New apprenticeship funding to transform investment in skills

How apprenticeships will be funded as part of the drive to help millions get the skills they need for a successful career.

The government has today (25 October 2016) set out how apprenticeships will be funded as part of the drive to help millions get the skills they need for a successful career and make Britain a country that works for everyone.

Apprenticeships give people more control over their lives and can be the difference between just about managing and pursuing a skilled, long-term career. The government wants to give everyone this opportunity, regardless of their background or where they live, which is why we are giving more support for 16- to 18-year-olds and those from disadvantaged areas.
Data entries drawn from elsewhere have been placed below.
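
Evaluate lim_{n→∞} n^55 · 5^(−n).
lim = 0

Exponentials with base > 1 dominate every fixed polynomial: for any fixed c, n^c / 5^n → 0 as n → ∞ (e.g. by the ratio test, or by writing 5^n = e^(n ln 5) and noting e^(n ln 5) / n^c → ∞). Hence n^55 · 5^(−n) = n^55 / 5^n → 0.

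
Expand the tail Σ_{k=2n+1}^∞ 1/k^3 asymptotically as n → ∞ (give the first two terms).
Σ_{k>2n} 1/k^3 = 1/(2 · (2n)^2) − 1/(2 · (2n)^3) + O(1/(2n)^4)

Compare to the integral: ∫_{2n}^∞ x^(−3) dx = [−x^(−2)/2]_{2n}^∞ = 1/((3−1)·(2n)^2). The Euler-Maclaurin correction adds −f(2n)/2 = −1/(2·(2n)^3). Euler-Maclaurin then gives
  Σ_{k>2n} 1/k^3 = ∫_{2n}^∞ dx/x^3 − 1/(2·(2n)^3) + O(1/(2n)^4).
(Equivalently this is ζ(3) − Σ_{k≤2n} 1/k^3.)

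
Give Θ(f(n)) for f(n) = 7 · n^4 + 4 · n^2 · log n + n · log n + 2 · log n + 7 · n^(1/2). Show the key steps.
f(n) ∈ Θ(n^4)

Compare the terms by growth order. For large n, n^a · (log n)^b dominates n^a' · (log n)^b' iff a > a', or (a = a' and b > b'). Ranking the 5 terms shows the dominant one is 7 · n^4. Hence f(n) ∈ Θ(n^4).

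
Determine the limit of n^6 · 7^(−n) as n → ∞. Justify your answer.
lim = 0

Exponentials with base > 1 dominate every fixed polynomial: for any fixed c, n^c / 7^n → 0 as n → ∞ (e.g. by the ratio test, or by writing 7^n = e^(n ln 7) and noting e^(n ln 7) / n^c → ∞). Hence n^6 · 7^(−n) = n^6 / 7^n → 0.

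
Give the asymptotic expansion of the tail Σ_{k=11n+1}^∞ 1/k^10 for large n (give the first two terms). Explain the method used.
Σ_{k>11n} 1/k^10 = 1/(9 · (11n)^9) − 1/(2 · (11n)^10) + O(1/(11n)^11)

Compare to the integral: ∫_{11n}^∞ x^(−10) dx = [−x^(−9)/9]_{11n}^∞ = 1/((10−1)·(11n)^9). The Euler-Maclaurin correction adds −f(11n)/2 = −1/(2·(11n)^10). Euler-Maclaurin then gives
  Σ_{k>11n} 1/k^10 = ∫_{11n}^∞ dx/x^10 − 1/(2·(11n)^10) + O(1/(11n)^11).
(Equivalently this is ζ(10) − Σ_{k≤11n} 1/k^10.)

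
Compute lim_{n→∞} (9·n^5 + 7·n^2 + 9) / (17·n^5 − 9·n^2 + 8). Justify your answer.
lim = 9/17

For large n the leading n^5 terms dominate both numerator and denominator. Dividing top and bottom by n^5, every other term tends to 0, leaving 9/17.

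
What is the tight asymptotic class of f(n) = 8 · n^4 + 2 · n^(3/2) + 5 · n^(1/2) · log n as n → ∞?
f(n) ∈ Θ(n^4)

Compare the terms by growth order. For large n, n^a · (log n)^b dominates n^a' · (log n)^b' iff a > a', or (a = a' and b > b'). Ranking the 3 terms shows the dominant one is 8 · n^4. Hence f(n) ∈ Θ(n^4).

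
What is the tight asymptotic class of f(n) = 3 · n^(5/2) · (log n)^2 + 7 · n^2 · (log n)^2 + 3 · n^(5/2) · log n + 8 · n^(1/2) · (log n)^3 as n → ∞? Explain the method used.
f(n) ∈ Θ(n^(5/2) · (log n)^2)

Compare the terms by growth order. For large n, n^a · (log n)^b dominates n^a' · (log n)^b' iff a > a', or (a = a' and b > b'). Ranking the 4 terms shows the dominant one is 3 · n^(5/2) · (log n)^2. Hence f(n) ∈ Θ(n^(5/2) · (log n)^2).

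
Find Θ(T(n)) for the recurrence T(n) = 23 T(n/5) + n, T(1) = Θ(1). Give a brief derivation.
T(n) = Θ(n^(log_5 23))

Master theorem: compare f(n) = n to n^(log_5 23) where log_5 23 ≈ 1.948. Since 1 < log_5 23, we have f(n) = O(n^(log_5 23 − ε)) for some ε > 0 — Case 1. Hence T(n) = Θ(n^(log_5 23)).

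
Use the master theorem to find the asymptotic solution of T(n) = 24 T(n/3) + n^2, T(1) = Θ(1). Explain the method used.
T(n) = Θ(n^(log_3 24))

Master theorem: compare f(n) = n^2 to n^(log_3 24) where log_3 24 ≈ 2.893. Since 2 < log_3 24, we have f(n) = O(n^(log_3 24 − ε)) for some ε > 0 — Case 1. Hence T(n) = Θ(n^(log_3 24)).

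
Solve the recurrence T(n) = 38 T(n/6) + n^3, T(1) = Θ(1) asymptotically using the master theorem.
T(n) = Θ(n^3)

log_6 38 ≈ 2.030. f(n) = n^3 dominates n^(log_6 38) since 3 > 2.030, and the regularity condition a·f(n/b) = 38·(n/6)^3 = (38/216)·n^3 ≤ c·f(n) holds with c = 38/216 ≈ 0.176 < 1. So this is Case 3: T(n) = Θ(f(n)) = Θ(n^3).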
The funding policy will underpin the new apprenticeship levy, which will deliver much needed investment in the skills we need to change the lives of millions.

The government will continue to work with employers and providers as it introduces the reforms, to help ensure we transform our country’s skills for the benefit of all.
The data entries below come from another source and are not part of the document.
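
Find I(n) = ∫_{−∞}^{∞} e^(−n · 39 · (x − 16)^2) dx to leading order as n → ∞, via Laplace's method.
I(n) = sqrt(π/(39n))

Here φ(x) = 39 · (x − 16)^2 has its unique minimum at x* = 16 with φ(x*) = 0 and φ''(x*) = 78. Laplace's method gives
  I(n) ~ e^(−n φ(x*)) · sqrt(2π / (n · φ''(x*))) = sqrt(2π / (78n)) = sqrt(π/(39n)).
This is exact: substituting u = (x − 16)·sqrt(39n) gives I(n) = (1/sqrt(39n)) ∫_{−∞}^{∞} e^(−u^2) du = sqrt(π/(39n)).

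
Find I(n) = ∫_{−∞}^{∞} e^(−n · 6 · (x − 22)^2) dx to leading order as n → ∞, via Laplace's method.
I(n) = sqrt(π/(6n))

Here φ(x) = 6 · (x − 22)^2 has its unique minimum at x* = 22 with φ(x*) = 0 and φ''(x*) = 12. Laplace's method gives
  I(n) ~ e^(−n φ(x*)) · sqrt(2π / (n · φ''(x*))) = sqrt(2π / (12n)) = sqrt(π/(6n)).
This is exact: substituting u = (x − 22)·sqrt(6n) gives I(n) = (1/sqrt(6n)) ∫_{−∞}^{∞} e^(−u^2) du = sqrt(π/(6n)).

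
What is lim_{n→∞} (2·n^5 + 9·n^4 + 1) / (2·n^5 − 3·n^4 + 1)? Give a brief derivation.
lim = 2/2 = 1

For large n the leading n^5 terms dominate both numerator and denominator. Dividing top and bottom by n^5, every other term tends to 0, leaving 2/2 = 1.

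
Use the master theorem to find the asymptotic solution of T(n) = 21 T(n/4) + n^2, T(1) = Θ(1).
T(n) = Θ(n^(log_4 21))

Master theorem: compare f(n) = n^2 to n^(log_4 21) where log_4 21 ≈ 2.196. Since 2 < log_4 21, we have f(n) = O(n^(log_4 21 − ε)) for some ε > 0 — Case 1. Hence T(n) = Θ(n^(log_4 21)).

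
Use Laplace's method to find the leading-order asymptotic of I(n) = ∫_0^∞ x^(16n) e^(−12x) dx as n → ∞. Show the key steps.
I(n) ~ (sqrt(2π·16n) / 12) · (16n/(12e))^(16n)

Write the integrand as exp(16n ln x − 12x) and set f(x) = 16n ln x − 12x. Then f'(x) = 16n/x − 12 = 0 at x* = 16n/12, and f''(x*) = −16n/x*^2 = −12^2/(16n). Laplace's method (interior maximum) gives
  I(n) ~ e^(f(x*)) · sqrt(2π / |f''(x*)|)
        = exp(16n ln(16n/12) − 16n) · sqrt(2π · 16n / 12^2)
        = (16n/12)^(16n) e^(−16n) · sqrt(2π·16n) / 12
        = (sqrt(2π·16n) / 12) · (16n/(12e))^(16n).
This matches Γ(16n+1)/12^(16n+1) with Stirling applied to Γ.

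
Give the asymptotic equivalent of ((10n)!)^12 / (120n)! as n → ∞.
((10n)!)^12/(120n)! ~ ((2π·10n)^(11/2) / sqrt(12)) · 12^(−12·10n)  →  0

Write N = 10n. Stirling: N! ~ sqrt(2π N)(N/e)^N and (12N)! ~ sqrt(2π·12N)·(12N/e)^(12N).
  (N!)^12/(12N)! ~ (2π N)^(12/2) (N/e)^(12N) / [sqrt(2π·12N) (12N/e)^(12N)]
     = (2π N)^(12/2) / sqrt(2π·12N) · (N/(12N))^(12N)
     = (2π N)^((12−1)/2) / sqrt(12) · 12^(−12N).
Since 12^12 > 1, the factor 12^(−12N) decays exponentially, so the ratio → 0. Substituting N = 10n gives the stated form.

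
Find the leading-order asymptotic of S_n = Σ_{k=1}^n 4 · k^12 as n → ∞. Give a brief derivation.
S_n ~ 4 · n^13 / 13

By integral comparison (Euler-Maclaurin), Σ_{k=1}^n 4 · k^12 = 4 · ∫_0^n x^12 dx + O(n^12) = 4 · n^13/13 + O(n^12). (Equivalently, Faulhaber's formula gives the same leading term.)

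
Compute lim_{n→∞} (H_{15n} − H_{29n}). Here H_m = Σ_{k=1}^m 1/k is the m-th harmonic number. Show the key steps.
lim = ln(15/29)

Euler-Maclaurin gives H_m = ln m + γ + 1/(2m) + O(1/m^2). The γ and O(1/m) terms cancel in the difference:
  H_{15n} − H_{29n} = ln(15n) − ln(29n) + O(1/n) = ln(15/29) + O(1/n).
Hence the limit is ln(15/29).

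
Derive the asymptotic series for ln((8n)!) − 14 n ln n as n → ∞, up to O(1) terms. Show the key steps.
ln((8n)!) − 14 n ln n = −6 n ln n + 8(ln 8 − 1) n + (1/2) ln(2π·8n) + O(1/n)

Stirling: ln((8n)!) = 8n ln(8n) − 8n + (1/2) ln(2π·8n) + O(1/n).
Expand 8n ln(8n) = 8n (ln n + ln 8) = 8n ln n + 8n ln 8.
Subtract 14n ln n: leading term is (8 − 14) n ln n = −6 n ln n. The next term is 8n ln 8 − 8n = 8(ln 8 − 1) n. Then the (1/2) ln(2π·8n) correction.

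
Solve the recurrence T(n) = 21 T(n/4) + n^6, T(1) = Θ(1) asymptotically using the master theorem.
T(n) = Θ(n^6)

log_4 21 ≈ 2.196. f(n) = n^6 dominates n^(log_4 21) since 6 > 2.196, and the regularity condition a·f(n/b) = 21·(n/4)^6 = (21/4096)·n^6 ≤ c·f(n) holds with c = 21/4096 ≈ 0.00513 < 1. So this is Case 3: T(n) = Θ(f(n)) = Θ(n^6).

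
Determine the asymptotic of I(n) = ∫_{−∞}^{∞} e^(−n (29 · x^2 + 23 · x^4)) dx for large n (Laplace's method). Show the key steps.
I(n) ~ sqrt(π/(29n))

φ(x) = 29 · x^2 + 23 · x^4 has its unique global minimum at x* = 0 (since φ'(x) = 58x + 92x^3 = 0 only at x = 0 for real x with both coefficients positive, and φ → ∞ as |x| → ∞). At x* = 0, φ(0) = 0 and φ''(0) = 58. Laplace's method then gives
  I(n) ~ sqrt(2π / (n · φ''(0))) · e^(−n φ(0)) = sqrt(2π / (58n)) = sqrt(π/(29n)).
The 23 · x^4 term contributes only at subleading order (an O(1/n) relative correction).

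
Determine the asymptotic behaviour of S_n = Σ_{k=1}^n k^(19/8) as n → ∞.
S_n ~ (8/27) · n^(27/8)

Integral comparison: Σ_{k=1}^n k^(19/8) = ∫_0^n x^(19/8) dx + O(n^(19/8)). The integral is n^(1 + 19/8) / (1 + 19/8) = n^((19+8)/8) / ((19+8)/8) = (8/27) · n^(27/8).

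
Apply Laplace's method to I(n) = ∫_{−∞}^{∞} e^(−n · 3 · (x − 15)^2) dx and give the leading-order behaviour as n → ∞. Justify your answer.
I(n) = sqrt(π/(3n))

Here φ(x) = 3 · (x − 15)^2 has its unique minimum at x* = 15 with φ(x*) = 0 and φ''(x*) = 6. Laplace's method gives
  I(n) ~ e^(−n φ(x*)) · sqrt(2π / (n · φ''(x*))) = sqrt(2π / (6n)) = sqrt(π/(3n)).
This is exact: substituting u = (x − 15)·sqrt(3n) gives I(n) = (1/sqrt(3n)) ∫_{−∞}^{∞} e^(−u^2) du = sqrt(π/(3n)).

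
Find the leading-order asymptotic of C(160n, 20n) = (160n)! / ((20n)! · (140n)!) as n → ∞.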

Main measures confirmed today:

• more support for younger apprentices and disadvantaged people: 100% of training costs will be paid by government for employers with fewer than 50 employees who take on apprentices aged 16 to 18 years old. This will also apply to smaller employers who take on 19- to 24-year-olds who were in care or 19- to 24-year-olds with an education and health care plan

• £1,000 each from government to employers and training providers who take on 16- to 18-year-olds and 19- to 24-year-olds who were in care or who have an education and health care plan

• providers that train 16- to 18-year-olds on apprenticeship frameworks will be given an additional cash payment equal to 20% of the funding band maximum in order to help them to adapt to the new, simpler funding model

• providers that train apprentices from the most deprived areas on apprenticeship frameworks will continue to receive additional funding from government. More than £60 million will be invested in supporting the training of apprentices from the poorest areas in the country, equalling around one third of all apprentices. It is vital that we make sure that these funds are being invested in the right way, which is why we will conduct a fuller review into how to support individuals from all backgrounds into apprenticeships in future. This will look at the support employers should receive, as well as providers, and conclude next year.

More flexibility for employers:

• longer for employers to spend funds in their digital account, now with 24 months before they expire, an increase from government’s original proposal of just 18 months

• a commitment to introducing the ability for employers to transfer digital funds to other employers in their supply chains, sector or to apprenticeship training agencies in 2018, with a new employer group including the Confederation of British Industry, Federation of Small Businesses, British Chambers of Commerce, Charity Finance Group and EEF - the manufacturers’ organisation - to help government develop this system so that it works for employers

• more funding for STEM apprenticeship frameworks and higher pricing of apprenticeship standards to support improved quality, and providing greater flexibility to train those with prior qualifications. This will support the industrial strategy and provide wider opportunities for more individuals to develop new skills

Skills Minister Robert Halfon said:

"Apprenticeships work. The reforms we are rolling out will guarantee support from employers and government, so that millions of people can get the apprenticeships, skills and jobs for the future.

"Our apprenticeship levy will boost our economic productivity, increase our skills base and give millions a leg up on the ladder of opportunity - over 90% of apprentices currently go into work or further training. Making Britain a world leader on apprenticeships is essential if we truly want a country that works for everyone."

To ensure higher-quality apprenticeships, the government has also introduced a new register of apprenticeship training providers, which opens today. All providers on the register will have to pass quality and financial tests. Those with an ‘inadequate’ Ofsted rating for apprenticeship provision will not be eligible to apply to the register.

The new apprenticeship funding policy was outlined in August. It will underpin the levy which will be paid by employers will a pay bill of more than £3 million and will put the funding of apprenticeships on a sustainable long-term footing so we can support opportunities for all.

The measures announced today are the first steps in upskilling the nation by giving millions a leg up on the ladder of opportunity to high-quality jobs, and giving employers the skills they desperately need.